9. Dynamic programming algorithm
Dynamicprogramming is a method used in mathematics, computer science, and economics to solve complex problems by breaking down original problems into relatively simple subproblems.
Dynamic programming is often applied to problems with overlapping subproblems and optimal substructures, and the time consumed by dynamic programming is often much less than that of the naive solution.
The basic idea behind dynamic programming is very simple. Roughly speaking, to solve a given problem, we need to solve its different parts (i.e., subproblems) and combine the solutions of the subproblems to get the solution of the original problem.
In general, many subproblems are very similar, so the dynamic programming method tries to solve each subproblem only once, thus reducing the amount of computation: once the solution of a given stator problem has been calculated, it is stored in memory so that the next time the solution of the same subproblem is needed, it can be directly looked up in the table. This approach is particularly useful when the number of repeating subproblems increases exponentially with respect to the size of the input.

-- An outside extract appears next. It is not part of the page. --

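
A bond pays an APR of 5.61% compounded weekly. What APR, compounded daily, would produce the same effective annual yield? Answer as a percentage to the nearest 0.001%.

5.607%

EAR = (1 + 0.0561/52)^52 − 1 = 0.057671.
Solve (1 + r/365)^365 = 1.057671: r/365 = 1.057671^(1/365) − 1 = 0.000154, so r = 0.056074 = 5.607%.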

The most classical problem about dynamic programming is knapsack problem.
10. Naive Bayesian classification algorithm
Naive Bayes classification algorithm is a simple probability classification algorithm based on Bayes theorem. The basis of Bayesian classification is probabilistic reasoning, which is how to complete reasoning and decision-making tasks when the existence of various conditions is uncertain and only the probability of their occurrence is known.
Probabilistic inference is corresponding to deterministic inference, while naive Bayes classifier is based on independent hypothesis, that is, each feature of the hypothesis sample is unrelated to other features.
Naive Bayes classifier relies on accurate natural probability model and can achieve very good classification effect in supervised learning sample set. In many practical applications, naive Bayesian model parameter estimation uses maximum likelihood estimation method, in other words naive Bayesian model can work without using Bayesian probability or any Bayesian model.
Despite these naive ideas and oversimplified assumptions naive Bayes classifier can still achieve quite good results in many complex realistic situations.
Knowing the importance of algorithms, are you interested in learning more about algorithms? But don’t worry, it’s been a thousand years since algorithms were invented. We learn to be handy, it is not a day to do it.